La promotion du libre-échange par l’Union européenne va-t-elle mettre à mal la cohésion sociale et territoriale de ses Etats-membres, qui constitue pourtant un de ses objectifs ? Dans sa configuration actuelle, le traité transatlantique ou Tafta, partenariat commercial en négociation avec les Etats-Unis, devrait effectivement modifier en profondeur le cadre économique et agricole de certains territoires français.
La Commission européenne a beau y voir un moyen de sortir de la crise économique, ses effets collatéraux risquent par exemple d’aggraver la situation des zones tirant profit des produits et des industries liés à l’identité locale. Dans un entretien accordé début 2015 à la Gazette, Matthias Fekl se voulait toutefois rassurant en présentant le traité transatlantique avant tout comme une opportunité pour les entreprises françaises et le développement économique des territoires.
« Un atout pour la croissance et l’emploi »
« Un accord bien négocié peut être un réel atout pour la croissance et l’emploi en France. C’est pourquoi nous sommes à l’offensive sur l’accès de nos entreprises, et plus particulièrement de nos PME, au marché américain » nous expliquait notamment le secrétaire d’Etat français au Commerce extérieur.
Il est vrai que les Américains sont passés maîtres en matière de protectionnisme économique. Les délégataires français de service public postulant sans joint-venture ont actuellement peu de chances de remporter des appels d’offres outre-Atlantique, compte tenu du « Small Business Act » – règlementation qui réserve 23 à 40% de leurs marchés publics à des PME locales – mis en œuvre depuis 1953 par Washington et certains États fédérés grâce à une dérogation de l’OMC.
Outre cette célèbre « barrière non-tarifaire », le cadre règlementaire américain compte également diverses mesures douanières et normatives. La raison ? Compliquer l’exportation de produits fabriqués par des entreprises européennes plus compétitives que leurs concurrents américains. Cette panoplie législative pénalisant les entreprises étrangères n’ayant pas de filiales implantées sur place figure, aujourd’hui, dans le viseur de Bruxelles et des Etats membres de l’UE.
Mais, occultant les menaces pesant sur le Vieux continent et certains de ses secteurs peu compétitifs et protégés en cas de création effective d’un marché unique avec les États-Unis, Matthias Fekl oublie toutefois que les entreprises européennes telles que Véolia n’ont pas attendu la signature d’un traité transatlantique… pour partir à la conquête du marché américain et tenter d’exporter leurs services, savoir-faire ou encore leurs produits régionaux.
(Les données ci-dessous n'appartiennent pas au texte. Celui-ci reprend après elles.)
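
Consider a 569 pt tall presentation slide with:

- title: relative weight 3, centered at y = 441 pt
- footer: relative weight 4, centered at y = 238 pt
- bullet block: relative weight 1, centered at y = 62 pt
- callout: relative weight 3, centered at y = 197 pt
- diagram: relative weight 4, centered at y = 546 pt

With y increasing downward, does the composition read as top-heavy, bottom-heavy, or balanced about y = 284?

Weights sum to 3 + 4 + 1 + 3 + 4 = 15.
Σw·y = 3·441 + 4·238 + 1·62 + 3·197 + 4·546 = 5112, so ȳ = 5112/15 ≈ 340.80.
Since 340.8 is below (larger y than) 284, the composition reads bottom-heavy.

bottom-heavy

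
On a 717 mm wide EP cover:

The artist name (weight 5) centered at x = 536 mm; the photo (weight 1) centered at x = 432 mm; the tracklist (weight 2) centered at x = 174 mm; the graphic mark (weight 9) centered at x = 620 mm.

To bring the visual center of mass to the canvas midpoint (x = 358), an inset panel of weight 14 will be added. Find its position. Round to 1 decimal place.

New total weight: (5 + 1 + 2 + 9) + 14 = 31.
x: target moment 31×358 = 11098; current 5·536 + 1·432 + 2·174 + 9·620 = 9040; the inset panel supplies 2058, so x = 2058/14 ≈ 147.00.

x ≈ 147.0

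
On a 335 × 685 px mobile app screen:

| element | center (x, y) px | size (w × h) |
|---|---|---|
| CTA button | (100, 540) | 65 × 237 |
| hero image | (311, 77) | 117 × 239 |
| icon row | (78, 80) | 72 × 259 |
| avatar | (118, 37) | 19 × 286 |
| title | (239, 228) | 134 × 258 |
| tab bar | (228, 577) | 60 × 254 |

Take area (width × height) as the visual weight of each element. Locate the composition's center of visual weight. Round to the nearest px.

(205, 246)

Areas: CTA button 65·237 = 15405, hero image 117·239 = 27963, icon row 72·259 = 18648, avatar 19·286 = 5434, title 134·258 = 34572, tab bar 60·254 = 15240. Total weight = 117262.
Σw·x = 24070177; x̄ = 24070177/117262 ≈ 205.27.
Σw·y = 28840645; ȳ = 28840645/117262 ≈ 245.95.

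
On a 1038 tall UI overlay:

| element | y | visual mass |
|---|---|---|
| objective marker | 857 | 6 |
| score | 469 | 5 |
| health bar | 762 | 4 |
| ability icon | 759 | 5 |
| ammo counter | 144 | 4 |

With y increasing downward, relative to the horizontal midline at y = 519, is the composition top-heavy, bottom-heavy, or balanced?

Weights sum to 6 + 5 + 4 + 5 + 4 = 24.
y: (6·857 + 5·469 + 4·762 + 5·759 + 4·144) / 24 = 14906 / 24 ≈ 621.08
621.1 lies below (larger y than) the midline 519, so the layout is bottom-heavy.

bottom-heavy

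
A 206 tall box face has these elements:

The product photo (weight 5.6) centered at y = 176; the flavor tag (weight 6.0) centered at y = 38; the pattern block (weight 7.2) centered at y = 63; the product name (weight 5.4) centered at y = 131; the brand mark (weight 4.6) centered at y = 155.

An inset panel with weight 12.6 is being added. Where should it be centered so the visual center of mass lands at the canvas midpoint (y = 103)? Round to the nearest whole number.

With the inset panel, Σw becomes 5.6 + 6.0 + 7.2 + 5.4 + 4.6 + 12.6 = 41.4.
Along y: (3087.6 + 12.6·y) / 41.4 = 103 (existing moment 5.6·176 + 6.0·38 + 7.2·63 + 5.4·131 + 4.6·155 = 3087.6) ⇒ y = (4264.2 − 3087.6) / 12.6 ≈ 93.38.

y ≈ 93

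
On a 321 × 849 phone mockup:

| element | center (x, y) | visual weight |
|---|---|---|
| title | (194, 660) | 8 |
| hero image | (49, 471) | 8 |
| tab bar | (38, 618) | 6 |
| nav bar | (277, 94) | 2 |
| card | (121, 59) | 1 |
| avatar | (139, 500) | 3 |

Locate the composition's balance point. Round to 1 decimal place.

Weights sum to 8 + 8 + 6 + 2 + 1 + 3 = 28.
x: moment 3264 / weight 28 ≈ 116.57
Σw·y = 14503; ȳ = 14503/28 ≈ 517.96.

(116.6, 518.0)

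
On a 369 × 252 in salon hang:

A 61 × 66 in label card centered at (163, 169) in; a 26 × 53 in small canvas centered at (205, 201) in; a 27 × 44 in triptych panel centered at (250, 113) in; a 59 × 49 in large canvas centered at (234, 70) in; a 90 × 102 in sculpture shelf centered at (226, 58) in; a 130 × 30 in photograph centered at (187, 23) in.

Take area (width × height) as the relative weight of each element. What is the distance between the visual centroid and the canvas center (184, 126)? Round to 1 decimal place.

Areas → weights: label card 61·66 = 4026, small canvas 26·53 = 1378, triptych panel 27·44 = 1188, large canvas 59·49 = 2891, sculpture shelf 90·102 = 9180, photograph 130·30 = 3900; Σw = 22563.
Σw·x = 4716202; x̄ = 4716202/22563 ≈ 209.02.
Σw·y = 1916126; ȳ = 1916126/22563 ≈ 84.92.
From (184, 126): dx = 25.02, dy = -41.08, so the distance is √(dx²+dy²) ≈ 48.10.

≈ 48.1 in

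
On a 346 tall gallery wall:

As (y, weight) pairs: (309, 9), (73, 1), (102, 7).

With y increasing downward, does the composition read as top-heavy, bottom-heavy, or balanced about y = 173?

Weights sum to 9 + 1 + 7 = 17.
y-moment: 9·309 + 1·73 + 7·102 = 3568; centroid 3568/17 ≈ 209.88.
209.9 vs midline 173 → bottom-heavy.

bottom-heavy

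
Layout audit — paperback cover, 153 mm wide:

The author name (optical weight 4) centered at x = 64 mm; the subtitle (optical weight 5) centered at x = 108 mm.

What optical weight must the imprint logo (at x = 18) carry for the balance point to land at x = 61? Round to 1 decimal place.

w ≈ 5.7

Fixed elements: Σw = 4 + 5 = 9, Σw·x = 4·64 + 5·108 = 796.
Set Σw·x/Σw = 61: (796 + 18w) = 61·(9 + w).
So w = (61·9 − 796)/(18 − 61) = -247/-43 ≈ 5.74.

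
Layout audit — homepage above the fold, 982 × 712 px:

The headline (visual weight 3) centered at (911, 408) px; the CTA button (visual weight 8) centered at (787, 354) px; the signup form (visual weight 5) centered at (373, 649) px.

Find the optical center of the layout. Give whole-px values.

(681, 456)

Total weight = 3 + 8 + 5 = 16.
x-moment: 3·911 + 8·787 + 5·373 = 10894; centroid 10894/16 ≈ 680.88.
y-moment: 3·408 + 8·354 + 5·649 = 7301; centroid 7301/16 ≈ 456.31.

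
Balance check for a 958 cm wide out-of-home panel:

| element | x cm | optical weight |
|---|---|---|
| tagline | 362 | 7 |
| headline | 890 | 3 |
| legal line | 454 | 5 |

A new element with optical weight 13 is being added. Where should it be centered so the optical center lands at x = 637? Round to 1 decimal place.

After adding the new element, total weight = 7 + 3 + 5 + 13 = 28.
x: target moment 28×637 = 17836; current 7·362 + 3·890 + 5·454 = 7474; the new element supplies 10362, so x = 10362/13 ≈ 797.08.

x ≈ 797.1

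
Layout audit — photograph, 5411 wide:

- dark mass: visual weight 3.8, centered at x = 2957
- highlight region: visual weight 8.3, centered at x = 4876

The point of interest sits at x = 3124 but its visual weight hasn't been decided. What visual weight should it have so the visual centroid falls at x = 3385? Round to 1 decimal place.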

Des effets variés selon les régions
A l’image de la crème chantilly d’Isigny, longtemps bannie des supermarchés outre-Atlantique pour cause de non-respect des normes sanitaires et dont les propriétaires ont fini par installer une usine sur le sol américain. Objectif : contourner cette « restriction aux importations » et satisfaire aux normes en question.
L’industrie du foie gras, surtaxée de 100 % depuis 1999 en représailles à l’interdiction du bœuf aux hormones dans l’Union, a opté pour une stratégie similaire : « Nous investissons dans deux abattoirs dans les Landes pour qu’ils soient compatibles avec les normes américaines », explique Marie-Pierre Pé, déléguée générale du Comité interprofessionnel des palmipèdes à foie gras.
Concernant l’impact sur les territoires, les aires urbaines concentrant les principaux exportateurs de l’économie française tireront probablement profit du traité transatlantique. C’est le cas de l’agglomération toulousaine, le berceau de l’industrie aéronautique et spatiale. Mais, parce qu’ils sont dépendants d’une industrie déjà fragilisée par la mondialisation, certaines régions européennes risquent, en revanche, de perdre une partie conséquente de leurs emplois.
« Le traité transatlantique va favoriser les grands opérateurs transnationaux au détriment des PME, alors que ce sont elles qui irriguent les territoires », met en garde Philippe Bonnin, le maire (PS) de Chartres-de-Bretagne.
Membre de l’Association des collectivités sites d’industrie automobile, l’élu de cette petite commune (7 300 habitants) au sud de Rennes, où sont installés l’usine PSA La Janais et ses multiples sous-traitants, craint qu’un tel traité de libre-échange « accentue la désindustrialisation de la région ».
La renommée des terroirs en péril
Les effets du Tafta se feront également ressentir dans une partie des territoires ruraux. Source d’emplois difficilement délocalisables permettant de maintenir une activité économique dans des zones sinistrées, les appellations d’origines contrôlées (AOC) et autres indications géographiques protégées (IGP) se retrouveraient, de leur côté, sous la menace des marques commerciales.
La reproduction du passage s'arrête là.